Automated Generation of Multilingual Clusters for the Evaluation of Distributed Representations

Authors: Philip Blair, Yuval Merhav, Joel Barry

ICLR 2017 | Conference PDF | Archive PDF | Plain Text | LLM Run Details

Reproducibility Variable Result LLM Response
Research Type Experimental We used our methodology to create a gold-standard dataset, which we call Wiki Sem500, and evaluated multiple state-of-the-art embeddings. The results show a correlation between performance on this dataset and performance on sentiment analysis.
Researcher Affiliation Industry Philip Blair, Yuval Merhav & Joel Barry Basis Technology One Alewife Center Cambridge, MA 02140 USA {pblair,yuval,joelb}@basistech.com
Pseudocode No A full formalization of our approach is described in Appendix A.
Open Source Code No The dataset is available for download at https://github.com/belph/wiki-sem-500
Open Datasets Yes We release the first version of our dataset, which we call Wiki Sem500, to the research community. It contains around 500 per-language cluster groups for English, Spanish, German, Chinese, and Japanese (a total of 13,314 test cases). [...] The dataset is available for download at https://github.com/belph/wiki-sem-500
Dataset Splits No No explicit train/validation/test splits are provided for the Wiki Sem500 dataset itself or for the evaluation process described in the paper.
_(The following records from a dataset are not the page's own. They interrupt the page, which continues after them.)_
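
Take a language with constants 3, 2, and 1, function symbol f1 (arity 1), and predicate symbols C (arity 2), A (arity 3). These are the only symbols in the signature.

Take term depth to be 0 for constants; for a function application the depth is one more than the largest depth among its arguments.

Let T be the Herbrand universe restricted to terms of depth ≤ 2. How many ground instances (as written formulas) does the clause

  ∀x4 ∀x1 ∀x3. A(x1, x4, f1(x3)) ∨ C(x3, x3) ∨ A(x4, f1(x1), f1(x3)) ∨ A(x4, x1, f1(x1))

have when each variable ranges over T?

Ground terms of depth ≤ 2:
  If N_k denotes the number of depth-≤k ground terms, the 3 constants give N_0 = 3, and each function symbol of arity r contributes N_{k-1}^r new terms at level k: N_k = 3 + N_{k-1}.
  N_0 = 3
  N_1 = 3 + 3 = 6
  N_2 = 3 + 6 = 9
So there are 9 ground terms available for substitution.
The body mentions every one of the 3 quantified variables; since ground terms form a free algebra, no two substitutions collapse to the same formula.
Number of ground instances = 9^3 = 729.

729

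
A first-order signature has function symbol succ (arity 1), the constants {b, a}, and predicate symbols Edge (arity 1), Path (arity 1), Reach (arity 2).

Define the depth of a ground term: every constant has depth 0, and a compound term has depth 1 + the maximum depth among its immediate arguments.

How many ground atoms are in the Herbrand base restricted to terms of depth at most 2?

48

First count ground terms of depth ≤ 2.
If N_k denotes the number of depth-≤k ground terms, the 2 constants give N_0 = 2, and each function symbol of arity r contributes N_{k-1}^r new terms at level k: N_k = 2 + N_{k-1}.
N_0 = 2
N_1 = 2 + 2 = 4
N_2 = 2 + 4 = 6
Explicitly: b, a, succ(b), succ(a), succ(succ(b)), succ(succ(a)).
So |H| = 6.
For each predicate symbol, the number of ground atoms is |H| raised to its arity; summing:
  Edge: 6;  Path: 6;  Reach: 6^2 = 36
Total ground atoms: 6 + 6 + 36 = 48.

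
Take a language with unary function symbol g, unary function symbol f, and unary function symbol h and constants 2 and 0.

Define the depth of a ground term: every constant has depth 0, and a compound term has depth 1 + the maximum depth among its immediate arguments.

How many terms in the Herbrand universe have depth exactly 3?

If N_k denotes the number of depth-≤k ground terms, the 2 constants give N_0 = 2, and each function symbol of arity r contributes N_{k-1}^r new terms at level k: N_k = 2 + N_{k-1} + N_{k-1} + N_{k-1}.
N_0 = 2
N_1 = 2 + 2 + 2 + 2 = 8
N_2 = 2 + 8 + 8 + 8 = 26
N_3 = 2 + 26 + 26 + 26 = 80
Terms of depth exactly 3: N_3 − N_2 = 80 − 26 = 54.

54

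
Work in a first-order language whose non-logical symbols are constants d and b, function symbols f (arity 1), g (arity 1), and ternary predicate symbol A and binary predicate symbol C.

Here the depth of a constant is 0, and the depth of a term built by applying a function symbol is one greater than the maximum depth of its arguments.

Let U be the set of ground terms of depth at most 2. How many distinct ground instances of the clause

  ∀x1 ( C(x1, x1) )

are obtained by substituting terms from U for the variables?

14

Ground terms of depth ≤ 2:
  Write N_k for the number of ground terms of depth ≤ k. A term of depth ≤ k is either a constant or a function symbol applied to arguments of depth ≤ k−1, so N_k = 2 + N_{k-1} + N_{k-1}.
  N_0 = 2
  N_1 = 2 + 2 + 2 = 6
  N_2 = 2 + 6 + 6 = 14
So there are 14 ground terms available for substitution.
There is 1 variable to instantiate (x1),  occurring in at least one literal, so different choices give different ground instances.
Number of ground instances = 14.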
The paper evaluates pre-trained embeddings on their dataset.
Hardware Specification No The paper evaluates various pre-trained word embeddings but does not specify the hardware used to run the evaluation experiments on the Wiki Sem500 dataset.
Software Dependencies No The paper mentions different embedding models (GloVe, CBOW, Skip-Gram) and corpora used, but does not provide specific software dependencies with version numbers for their experimental setup.
Experiment Setup No The paper describes how multi-word entities and out-of-vocabulary words were handled, and that cosine similarity was used as the similarity measure. However, it does not provide specific experimental setup details such as hyperparameters, optimization settings, or training schedules.